Another walking tour is scheduled for June 22. This one will incorporate the themes of sports, arts and lifeways.
 Bike tours will follow on June 23 and 24 and a walking tour will wrap things up on June 25.
 Though all of the tours are free, there will be a varying maximum number of participants allowed. As a result, organizers are encouraging people to register for the tours beforehand.

Times for the tours and other registration details are available at www.panampath.org.

First Story Toronto will officially conclude at George Brown College on June 26. The finale is being called Talking Treaties and will include speakers who will be discussing treaty history and responsibilities. There will also be theatrical and arts activities which the public can take part in, as well as performances from local drum groups and a closing ceremony.

Devon Norstrom, the lead curator of the Pan Am Path Art Relay, believes First Story Toronto will be well received.
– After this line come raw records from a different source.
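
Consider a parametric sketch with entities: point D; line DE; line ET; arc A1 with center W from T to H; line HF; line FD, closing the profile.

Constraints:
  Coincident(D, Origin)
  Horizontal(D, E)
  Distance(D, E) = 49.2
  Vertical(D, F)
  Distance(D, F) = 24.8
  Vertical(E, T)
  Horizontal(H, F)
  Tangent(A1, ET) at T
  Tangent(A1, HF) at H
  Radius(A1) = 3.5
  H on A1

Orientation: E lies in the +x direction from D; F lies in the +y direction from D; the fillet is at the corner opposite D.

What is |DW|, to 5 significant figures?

50.420

D is at the origin; D and E share the same y with |DE| = 49.2 and E on the +x side, so E = (49.200, 0.0000). D and F share the same x with |DF| = 24.8 and F on the +y side, so F = (0.0000, 24.800). The virtual corner opposite D is at (49.200, 24.800). The tangent condition forces WT to be normal to ET and the tangent condition forces WH to be normal to HF, with radius 3.5, so the center W sits 3.5 in from both sides at W = (45.700, 21.300). Then |DW| = |W − D| = 50.420.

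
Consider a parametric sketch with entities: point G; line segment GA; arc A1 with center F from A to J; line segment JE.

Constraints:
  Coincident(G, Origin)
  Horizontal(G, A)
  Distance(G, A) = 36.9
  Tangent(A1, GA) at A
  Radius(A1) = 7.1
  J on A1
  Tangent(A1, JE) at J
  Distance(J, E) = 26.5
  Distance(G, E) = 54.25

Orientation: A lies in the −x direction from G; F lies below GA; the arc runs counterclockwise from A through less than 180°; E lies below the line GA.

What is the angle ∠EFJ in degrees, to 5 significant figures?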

And he’s confident First Nation people will be content with the presentations.

“I’ve seen some positive noises coming from the partnering communities,” he said.

Norstrom also said First Story Toronto will be an educational experience.

“I think people are ignorant of the history of Toronto,” he said.
“I think there is a great need for this.”

The First Story Toronto tours are just one of the weekly events that make up The Pan Am Path Art Relay. 
The relay began on May 16 and will continue until Aug. 15.

It will be staged over the 84-kilometre Pan Am Path, which will include walking/running/cycling trails.
As part of the Games’ legacy, there will also be ongoing construction, which will continue until 2017, to improve and even create additional path connections.

Photo caption: Santee Smith, an award-winning producer and choreographer from the Kahnyen’kehàka Nation, Turtle Clan from Six Nations, is the main dancer in the Pan Am Path Art Relay finale.